Financial backing in place, Edison manages to light up five Manhattan blocks, but Pittsburgh-based businessman George Westinghouse sees the limitations in Edison's direct current (DC) technology. Edison proposed a system of small, local power plants that would power individual neighbourhoods or city sections. Power was distributed using three wires from the power plant; +110 volts, 0 volts, and -110 volts. Lights and motors could be connected between either the +110V or 110V socket and 0V (neutral). 110V allowed for some voltage drop between the plant and the load, but even though the voltage drop across the power lines was accounted for, power plants needed to be located within 1 mile of the end user. This limitation made power distribution in rural areas extremely difficult, if not impossible.

Switching from gas and co-opting some of Edison's discoveries, Westinghouse began working successfully with alternating current (AC). Despite several setbacks, such as Edison suing over for the use of screw fittings on his Sawyer-Man incandescent bulbs (ultimately leading to the invention of what we now know as the bayonet fitting), Westinghouse persisted in trying to perfect the AC system. The one problem that eluded him was the construction of adequate motors and transformers capable of producing alternating current and stepping the voltage up or down as required.

Nikola Tesla and the bid to power the Chicago World's Fair

Enter visionary engineer Nikola Tesla whose utter conviction in alternating current as a power source for the future put him in direct opposition to Edison’s belief in direct current. Having worked briefly with Edison, solving problems with both generators and the incompatibility of Edisons DC with the wildly popular Arc Lighting in streetlamps, Tesla struck out on his own, filing patents for revolutionary new polyphase AC motors and transformers. This serendipitous matching of minds, the shrewd industrialist and the genius visionary, led to one of the greatest partnerships of the industrial revolution. By acquiring Tesla’s patent rights, Westinghouse now had everything he needed to directly rival Edison’s Direct Current – Just in time to bid for the contract to light the 1893 Chicago World’s Fair.

How hydro-electricity changed the modern world

The rest, as they say, is history. The partnership between Tesla and Westinghouse led to one of the most world-changing inventions of the time; The hydro-electric power plant at Niagara falls. Tesla’s generators produced 50,000 horsepower, a staggering amount of power for the time, and when the switch was thrown, power was sent to Buffalo, New York. Over the coming year, thousands of residents and businesses ordered electricity. The number of generators increased to 10 and power flowed throughout New York City, electrifying Broadway, railways and subways alike. By 1920, 25% of all power in the US was hydro-electric. An interesting post script to the story is that Edison’s original power station continued supplying DC right up until November 2007, 125 years after going online.

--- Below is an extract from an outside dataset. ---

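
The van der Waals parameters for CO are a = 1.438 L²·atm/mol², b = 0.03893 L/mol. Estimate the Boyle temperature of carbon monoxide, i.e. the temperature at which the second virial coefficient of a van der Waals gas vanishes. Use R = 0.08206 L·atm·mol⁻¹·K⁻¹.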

Director Alfonso Gomez-Rejon draws out stellar performances from Cumberbatch, Shannon and Hoult who brilliantly portray the trials and setbacks both sides suffered in the war of the currents. While sometimes humorous (Tesla is at one point told that nothing will ever bear his name again), the story is ultimately a touching and intriguing glimpse at what life was like at the forefront of the industrial revolution. For anyone with even a passing interest in the history of electricity, we think this is a must-see movie.

The Current War opens nationwide in cinemas on Friday 26th July.